SELECT COUNT(*) FROM conexiones
    WHERE idInstalacion=190
      and fFecha >= '2014-01-01'
      and fFecha  < '2016-06-19

in order to see how many rows we are dealing with. The EXPLAIN suggests 110234, but that is only a crude estimate.

Assuming there are 110K rows of conexiones involved in the query, and assuming the rows were (approximately) inserted in chronological order by fFecha, then...

  • There are a lot of rows to work with, and
  • They are scattered around the table on disk, hence
  • The query takes a lot of I/O, unless it is cached.

Let's further check on my last claim... How much RAM do you have? What is the value of innodb_buffer_pool_size? It should be about 70% of available RAM.

Assuming that conexiones is too big to be 'cached' in the 'buffer_pool', we need to find a way to decrease the I/O.

There are 1332 different values for idInstalacion. Perhaps you insert 1332 rows every few minutes/hours into conexiones? Since the PRIMARY KEY merely an AUTO_INCREMENT, those rows will be 'appended' to the end of the table.

Now let's look at where the idInstalacion=190 rows are. A new one of them occurs every 1332 (or so) rows. That means they are spread out. It means that (probably) no two rows are in the same block (16KB in InnoDB). That means that the 110234 will be in 110234 different blocks. That's about 2GB. If the buffer_pool is smaller than that, then there will be I/O. Even if it is bigger than that, that's a lot of data to touch.

But what to do about it? If we could arrange the =190 rows to be consecutive in the table, then the 2GB might drop to, say, 20MB -- a much more manageable and cacheable size. But how can that be done? By changing the PRIMARY KEY.

PRIMARY KEY(idInstalacion, fFecha, idConexion),
INDEX(idConexion)

and DROP any other indexes starting with idInstalacion or idConexion. To explain:

  • Since the PK is "clustered" with the data, all idInstalacion=190 rows over any consecutive fFetcha range will be consecutive in the data. So, fetching one block will get about 100 rows -- much less I/O.
  • A PK must be unique. Assuming (idInstalacion, fFecha) is not unique, I tacked on idConexion to make it unique.
  • I added INDEX(idConexion) to make AUTO_INCREMENT happy.

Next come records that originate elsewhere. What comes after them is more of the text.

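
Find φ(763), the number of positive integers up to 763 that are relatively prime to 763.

Factor: 763 = 7 · 109.
φ(763) = (7−1) · (109−1) = 6 · 108 = 648.

648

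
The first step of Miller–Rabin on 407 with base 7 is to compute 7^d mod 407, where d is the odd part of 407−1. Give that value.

407 − 1 = 406 = 2^1 · 203, so d = 203.
7^1 ≡ 7 (mod 407)
7^2 ≡ 7^2 = 49 ≡ 49 (mod 407)
7^4 ≡ 49^2 = 2401 ≡ 366 (mod 407)
7^8 ≡ 366^2 = 133956 ≡ 53 (mod 407)
7^16 ≡ 53^2 = 2809 ≡ 367 (mod 407)
7^32 ≡ 367^2 = 134689 ≡ 379 (mod 407)
7^64 ≡ 379^2 = 143641 ≡ 377 (mod 407)
7^128 ≡ 377^2 = 142129 ≡ 86 (mod 407)
203 = 128 + 64 + 8 + 2 + 1 in binary powers of 2.
So 7^203 ≡ 86 · 377 · 53 · 49 · 7 ≡ 46 (mod 407).
Squaring chain: 46; never reaches −1, so base 7 is a Miller–Rabin witness that 407 is composite.

46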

Potential drawback... Since this change rearranges the order of the data, other queries, including the INSERTs may be slowed down. The INSERTs will be scattered, but not really slowed down. 1332 "hots spots" would be accepting the new rows; that many blocks can easily be cached.

Arithmetic... If you have spinning drives (not SSDs), I would expect the existing structure to take about 1102 seconds for 110234 rows. Since it is taking under 20 seconds, I suspect there is some caching (or you have SSDs) or the 110234 is grossly overestimated. My suggested change should decrease the "worst" time significantly, and slightly improve the "in memory" time. This "slight improvement" comes from being able to use the PK instead of a secondary key.

Caveat: Since 110234 * 1332 is nowhere near 2370365, much of my numerical analysis is probably nowhere near correct. For example, 2370365 rows with that schema is possible less than 1GB. Please provide SHOW TABLE STATUS LIKE 'conexiones'.